The wheels are coming off the whole of southern Europe

Europe’s debt-crisis strategy is near collapse. The long-awaited recovery has failed to take wing. Debt ratios across southern Europe are rising at an accelerating pace. Political consent for extreme austerity is breaking down in almost every EMU crisis state. And now the US Federal Reserve has inflicted a full-blown credit shock for good measure.

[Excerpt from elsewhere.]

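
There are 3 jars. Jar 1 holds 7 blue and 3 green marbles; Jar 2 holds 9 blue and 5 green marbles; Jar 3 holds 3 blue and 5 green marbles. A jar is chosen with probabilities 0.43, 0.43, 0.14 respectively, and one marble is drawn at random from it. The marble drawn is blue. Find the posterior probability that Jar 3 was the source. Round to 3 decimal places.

Posterior probability ≈ 0.083

P(blue|Jar 1) = 0.7; P(blue|Jar 2) = 0.6429; P(blue|Jar 3) = 0.375.
Prior × likelihood for each source: 0.43·0.7=0.3010, 0.43·0.6429=0.2764, 0.14·0.375=0.05250. Summing gives P(blue) = 0.62993.
P(Jar 3 | blue) = 0.05250 / 0.62993 = 0.083.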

Municipal workers protest outside parliament during a rally in Athens.
A leaked report from the European Commission confirms that Greece will miss its austerity targets yet again by a wide margin Photo: Reuters
8:50PM BST 10 Jul 2013
None of Euroland’s key actors seems willing to admit that the current strategy is untenable. They hope to paper over the cracks until the German elections in September, as if that is going to make any difference. 
A leaked report from the European Commission confirms that Greece will miss its austerity targets yet again by a wide margin. It alleges that Greece lacks the “willingness and capacity” to collect taxes. In fact, Athens is missing targets because the economy is still in freefall and that is because of austerity overkill. The Greek think-tank IOBE expects GDP to fall 5pc this year. It has told journalists privately that the final figure may be -7pc. The Greek stabilisation is a mirage. 

Italy’s slow crisis is again flaring up. Its debt trajectory has punched through the danger line over the past two years. The country’s €2.1 trillion (£1.8 trillion) debt – 129pc of GDP – may already be beyond the point of no return for a country without its own currency. 

Standard & Poor’s did not say this outright when it downgraded the country to near-junk BBB on Tuesday. But if you read between the lines, it is close to saying the game is up for Italy. 

Its point is that if “nominal GDP” remains near zero, Rome will have to run a primary surplus of 5pc of GDP each year to stabilise the debt ratio. “Risks to achieving such an outturn appear to be increasing,” it said.